В одной огромной алюминиевой кастрюле, взятой взаймы из школьной столовой, томились кислые щи, в другой — рыбная солянка, рядом в начищенном котле булькал традиционный гуляш — день был непостный, так чего ж. Картофельное пюре взбивалось с маслом и кипящим молоком. Компот был сварен и охлаждался, разлитый в празднично блистающие новые ведра.
Неизвестные многим прочим каперсы и оливки дожидались своей очереди — а в каждую тарелочку порционно, вместе с ломтиком лимона.
Старшая Тамарина дочка вышла замуж за целого осетина и уехала в древний город с современным названием Орджоникидзе, и есть уже внучка Лиана, ну и что, что немного не русское имя, зато к фамилии и отчеству подходит идеально. Лианочка красавица, у нее черные кудри и пушистые большие глаза, а Орджоникидзе через двадцать лет переименуют обратно во Владикавказ.
Посуды у генералов много, Тамара достает парадный столовый сервиз на двадцать четыре персоны, и еще один. И еще один, на всякий случай. На первом сервизе ловкие охотники пленяют изящных животных с грустными человеческими глазами, на втором — красивые цветы сплетаются друг с другом в причудливые узоры, а третий — чисто белый, с золотой такой волнистой каемкой, слегка выпуклой.
Младшая Тамарина дочка, нежная девочка с прозрачной кожей и ярко-синими змейками тонких вен — в каждой звучал пульс хорошей наполненности, а толку-то — три года назад утонула в неглубоком до обидного пруду, Тамара всегда заостряла на этом внимание, воробью по колено, кошке не напиться, словно будь пруд достаточно глубоким по ее меркам, гибель нежной девочки не была бы такой обидной.
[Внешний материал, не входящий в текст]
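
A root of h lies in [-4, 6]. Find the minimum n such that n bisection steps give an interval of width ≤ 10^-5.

20

Width after n steps is 10/2^n. Need 2^n ≥ 10/10^-5 = 1000000.
2^19 = 524288 < 1000000 ≤ 2^20 = 1048576, so n = 20.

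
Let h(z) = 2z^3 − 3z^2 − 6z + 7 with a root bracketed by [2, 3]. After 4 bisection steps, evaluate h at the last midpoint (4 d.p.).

midpoint 2.5: h = 4.5 > 0 → [2, 2.5]
midpoint 2.25: h = 1.09375 > 0 → [2, 2.25]
midpoint 2.125: h = -0.105469 < 0 → [2.125, 2.25]
midpoint 2.1875: h = 0.4546 > 0 → [2.125, 2.1875]

0.4546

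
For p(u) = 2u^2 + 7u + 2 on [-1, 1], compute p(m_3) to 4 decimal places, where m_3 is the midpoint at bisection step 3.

0.3750

p(0) = 2 > 0, so the root lies in [-1, 0]
p(-0.5) = -1 < 0, so the root lies in [-0.5, 0]
p(-0.25) = 0.375 > 0, so the root lies in [-0.5, -0.25]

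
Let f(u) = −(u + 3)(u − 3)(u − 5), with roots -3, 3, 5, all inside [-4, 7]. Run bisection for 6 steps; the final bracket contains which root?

-3

midpoint 1.5: f = -23.625 < 0 → [-4, 1.5]
midpoint -1.25: f = -46.484375 < 0 → [-4, -1.25]
midpoint -2.625: f = -16.083984 < 0 → [-4, -2.625]
midpoint -3.3125: f = 16.3977 > 0 → [-3.3125, -2.625]
midpoint -2.96875: f = -1.4864 < 0 → [-3.3125, -2.96875]
midpoint -3.140625: f = 7.0296 > 0 → [-3.140625, -2.96875]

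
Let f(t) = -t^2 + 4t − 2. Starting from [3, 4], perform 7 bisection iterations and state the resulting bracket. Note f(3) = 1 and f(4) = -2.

midpoint 3.5: f = -0.25 < 0 → [3, 3.5]
midpoint 3.25: f = 0.4375 > 0 → [3.25, 3.5]
midpoint 3.375: f = 0.109375 > 0 → [3.375, 3.5]
midpoint 3.4375: f = -0.0664 < 0 → [3.375, 3.4375]
midpoint 3.40625: f = 0.0225 > 0 → [3.40625, 3.4375]
midpoint 3.421875: f = -0.0217 < 0 → [3.40625, 3.421875]
midpoint 3.4140625: f = 0.0004 > 0 → [3.4140625, 3.421875]

[3.4140625, 3.421875]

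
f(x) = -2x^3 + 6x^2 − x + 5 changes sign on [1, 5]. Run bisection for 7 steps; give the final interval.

[3.09375, 3.125]

m = 3, f(m) = 2 (+); new bracket [3, 5]
m = 4, f(m) = -31 (−); new bracket [3, 4]
m = 3.5, f(m) = -10.75 (−); new bracket [3, 3.5]
m = 3.25, f(m) = -3.5312 (−); new bracket [3, 3.25]
m = 3.125, f(m) = -0.5664 (−); new bracket [3, 3.125]
m = 3.0625, f(m) = 0.7651 (+); new bracket [3.0625, 3.125]
m = 3.09375, f(m) = 0.1116 (+); new bracket [3.09375, 3.125]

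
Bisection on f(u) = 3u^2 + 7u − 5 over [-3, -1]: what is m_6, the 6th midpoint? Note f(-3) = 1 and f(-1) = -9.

midpoint -2: f = -7 < 0 → [-3, -2]
midpoint -2.5: f = -3.75 < 0 → [-3, -2.5]
midpoint -2.75: f = -1.5625 < 0 → [-3, -2.75]
midpoint -2.875: f = -0.3281 < 0 → [-3, -2.875]
midpoint -2.9375: f = 0.3242 > 0 → [-2.9375, -2.875]
midpoint -2.90625: f = -0.0049 < 0 → [-2.9375, -2.90625]

-2.90625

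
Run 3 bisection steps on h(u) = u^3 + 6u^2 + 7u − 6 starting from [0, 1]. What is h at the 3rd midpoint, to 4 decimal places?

0.9629

m = 0.5, h(m) = -0.875 (−); new bracket [0.5, 1]
m = 0.75, h(m) = 3.046875 (+); new bracket [0.5, 0.75]
m = 0.625, h(m) = 0.962891 (+); new bracket [0.5, 0.625]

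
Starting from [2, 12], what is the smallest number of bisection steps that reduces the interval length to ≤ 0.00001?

Width after n steps is 10/2^n. Need 2^n ≥ 10/0.00001 = 1000000.
2^19 = 524288 < 1000000 ≤ 2^20 = 1048576, so n = 20.

20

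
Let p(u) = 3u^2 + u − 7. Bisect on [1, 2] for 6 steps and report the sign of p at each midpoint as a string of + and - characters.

m = 1.5, p(m) = 1.25 (+); new bracket [1, 1.5]
m = 1.25, p(m) = -1.0625 (−); new bracket [1.25, 1.5]
m = 1.375, p(m) = 0.046875 (+); new bracket [1.25, 1.375]
m = 1.3125, p(m) = -0.5195 (−); new bracket [1.3125, 1.375]
m = 1.34375, p(m) = -0.2393 (−); new bracket [1.34375, 1.375]
m = 1.359375, p(m) = -0.0969 (−); new bracket [1.359375, 1.375]

+-+---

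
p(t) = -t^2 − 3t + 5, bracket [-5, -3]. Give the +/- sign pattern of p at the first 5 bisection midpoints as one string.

+--++

midpoint -4: p = 1 > 0 → [-5, -4]
midpoint -4.5: p = -1.75 < 0 → [-4.5, -4]
midpoint -4.25: p = -0.3125 < 0 → [-4.25, -4]
midpoint -4.125: p = 0.3594 > 0 → [-4.25, -4.125]
midpoint -4.1875: p = 0.0273 > 0 → [-4.25, -4.1875]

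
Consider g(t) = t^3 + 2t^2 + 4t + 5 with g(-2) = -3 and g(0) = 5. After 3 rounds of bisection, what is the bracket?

[-1.75, -1.5]

m = -1, g(m) = 2 (+); new bracket [-2, -1]
m = -1.5, g(m) = 0.125 (+); new bracket [-2, -1.5]
m = -1.75, g(m) = -1.234375 (−); new bracket [-1.75, -1.5]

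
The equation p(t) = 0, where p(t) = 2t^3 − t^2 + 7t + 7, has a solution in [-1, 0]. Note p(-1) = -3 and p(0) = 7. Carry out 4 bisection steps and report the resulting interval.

[-0.8125, -0.75]

m = -0.5, p(m) = 3 (+); new bracket [-1, -0.5]
m = -0.75, p(m) = 0.34375 (+); new bracket [-1, -0.75]
m = -0.875, p(m) = -1.230469 (−); new bracket [-0.875, -0.75]
m = -0.8125, p(m) = -0.4204 (−); new bracket [-0.8125, -0.75]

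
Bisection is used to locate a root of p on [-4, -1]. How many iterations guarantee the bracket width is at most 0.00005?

16

Width after n steps is 3/2^n. Need 2^n ≥ 3/0.00005 = 60000.
2^15 = 32768 < 60000 ≤ 2^16 = 65536, so n = 16.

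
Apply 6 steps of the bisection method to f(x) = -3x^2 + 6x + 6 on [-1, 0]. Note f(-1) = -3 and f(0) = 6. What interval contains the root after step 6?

x = -0.5 gives f = 2.25, positive; keep [-1, -0.5]
x = -0.75 gives f = -0.1875, negative; keep [-0.75, -0.5]
x = -0.625 gives f = 1.078125, positive; keep [-0.75, -0.625]
x = -0.6875 gives f = 0.457, positive; keep [-0.75, -0.6875]
x = -0.71875 gives f = 0.1377, positive; keep [-0.75, -0.71875]
x = -0.734375 gives f = -0.0242, negative; keep [-0.734375, -0.71875]

[-0.734375, -0.71875]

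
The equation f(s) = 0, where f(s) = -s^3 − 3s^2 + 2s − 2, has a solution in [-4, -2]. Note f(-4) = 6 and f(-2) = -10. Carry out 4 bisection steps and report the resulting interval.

[-3.75, -3.625]

m = -3, f(m) = -8 (−); new bracket [-4, -3]
m = -3.5, f(m) = -2.875 (−); new bracket [-4, -3.5]
m = -3.75, f(m) = 1.046875 (+); new bracket [-3.75, -3.5]
m = -3.625, f(m) = -1.0371 (−); new bracket [-3.75, -3.625]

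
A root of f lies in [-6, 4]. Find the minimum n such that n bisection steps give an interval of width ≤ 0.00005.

Width after n steps is 10/2^n. Need 2^n ≥ 10/0.00005 = 200000.
2^17 = 131072 < 200000 ≤ 2^18 = 262144, so n = 18.

18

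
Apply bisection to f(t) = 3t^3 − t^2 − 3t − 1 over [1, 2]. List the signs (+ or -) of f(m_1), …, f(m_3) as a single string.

+-+

t = 1.5 gives f = 2.375, positive; keep [1, 1.5]
t = 1.25 gives f = -0.453125, negative; keep [1.25, 1.5]
t = 1.375 gives f = 0.783203, positive; keep [1.25, 1.375]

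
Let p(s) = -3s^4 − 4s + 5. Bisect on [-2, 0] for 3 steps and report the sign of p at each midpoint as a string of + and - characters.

s = -1 gives p = 6, positive; keep [-2, -1]
s = -1.5 gives p = -4.1875, negative; keep [-1.5, -1]
s = -1.25 gives p = 2.675781, positive; keep [-1.5, -1.25]

+-+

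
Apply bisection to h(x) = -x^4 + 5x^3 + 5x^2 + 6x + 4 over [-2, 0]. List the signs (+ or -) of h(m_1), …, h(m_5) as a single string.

h(-1) = -3 < 0, so the root lies in [-1, 0]
h(-0.5) = 1.5625 > 0, so the root lies in [-1, -0.5]
h(-0.75) = -0.113281 < 0, so the root lies in [-0.75, -0.5]
h(-0.625) = 0.8298 > 0, so the root lies in [-0.75, -0.625]
h(-0.6875) = 0.3901 > 0, so the root lies in [-0.75, -0.6875]

-+-++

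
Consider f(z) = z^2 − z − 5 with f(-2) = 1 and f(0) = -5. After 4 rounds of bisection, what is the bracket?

f(-1) = -3 < 0, so the root lies in [-2, -1]
f(-1.5) = -1.25 < 0, so the root lies in [-2, -1.5]
f(-1.75) = -0.1875 < 0, so the root lies in [-2, -1.75]
f(-1.875) = 0.3906 > 0, so the root lies in [-1.875, -1.75]

[-1.875, -1.75]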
А пироги-то, пироги!.. Духовитые, румяно запеченные, заботливо смазанные для добавочного блеску корочки перышком, смоченном в сбитом яйце, укутанные полосатыми крахмальными полотенцами!.. Вот этот — с капустой, тот — с курагой и изюмом, а вот этот, в форме рыбы — разумеется, с рыбой. С сомятиной.
Так что в прилежащем к Дому флигеле осталась Тамара Мироновна одна — с мальчиком Павликом, хорошим таким мальчиком, грядущим первоклассником, в его птичью ладошку она вложила сегодня горсть мокрой земли и тихо велела бросить в глубокую прямоугольную яму, чуть не на треть залитую водой. Павлик быстро-быстро вытряс чумазую ручку, спрятался за черные людские спины и закрыл испуганные круглые глаза, прощаясь с доброй тетей Лялей — матерью, которой он не знал.
Розочка не видела ничего, к мысли «только не здесь» как-то сама собой добавилась мысль «это не со мной», так проходили какие-то ее минуты, часы — а вообще времени никакого не было в Доме, избыточно наполненном тучными людьми, редкими слезами и продолжительными речами, напоминающими выступления членов Политбюро по телевизору. Телевизор, разумеется, в семье давно был.
А потом у Розочки что-то совсем странное произошло в голове, потому что она вдруг с каким-то явным облегчением встала, серебристо расхохоталась и в несколько «гигантских» шагов оказалась в своей Персиковой комнате, где с ненавистью сдернула темно-синюю юбку и пиджак, и надела желтое платье в крупные черные горохи, к нему — красный лаковый пояс и красные длинные лаковые бусы, завязанные узлом. Повернувшись на каблуках-рюмочках, Розочка еще немного, минут десять-пятнадцать, похохотала перед зеркалом, потом посерьезнела и речевкой несколько раз выкрикнула: «Эй, Крылов, давай забей пять голов в ворот свиней!»
Каждый новый выкрик был громче предыдущего.
За ЦСК МО, получивший недавно свое новое название ЦСКА, очень болел генерал. И Розочка совершенно не поняла, почему набежали какие-то люди, уложили против воли на аккуратно заправленную неширокую кровать, потом стали нелогично приподнимать ее голову за дрожащий подбородок, заливая в рот противную тепловатую воду, Розочка хотела возмущенно потребовать, чтобы позвали маму, маму, можно и папу, но получились одни рыдания.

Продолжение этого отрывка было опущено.